Nicholson Baker has published six novels - A Box of Matches, The Mezzanine, Room Temperature, Vox, The Fermata, and The Everlasting Story of Nory - and three works of non-fiction, U and I, The Size of Thoughts, and Double Fold. He lives in Maine with his wife and two children.
For a musician, the term fermata means the prolongation of a particular note beyond the time indicated in the score. For Arno Strine it is a period during which he remains active while the rest of the world is paused and insentient. Strine discovered his powers of ``chronomaly'' as early as the fourth grade, and since that time he has used them mainly to undress static women and pursue very private sexual delights. Now writing his autobiography, Strine confronts problems of linear narration much like those of Tristram Shandy.
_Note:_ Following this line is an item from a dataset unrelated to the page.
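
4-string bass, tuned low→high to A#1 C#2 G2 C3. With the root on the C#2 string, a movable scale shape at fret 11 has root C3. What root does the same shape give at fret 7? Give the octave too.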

As in his last novel, Vox ( LJ 11/15/91), Baker provides sexually explicit scenarios but displays characters who remain isolated and distant. Readers who are not overwhelmed by graphic episodes of inventive sex should appreciate Baker's witty comedy and his unconventional exploration of the nature of time.-- Albert E. Wilhelm, Tennessee Tech . Univ., Cookeville
Baker's ingenious fifth novel, about a 35-year-old temp worker who stops time to act out elaborate sexual fantasies, was a PW bestseller. (Jan.)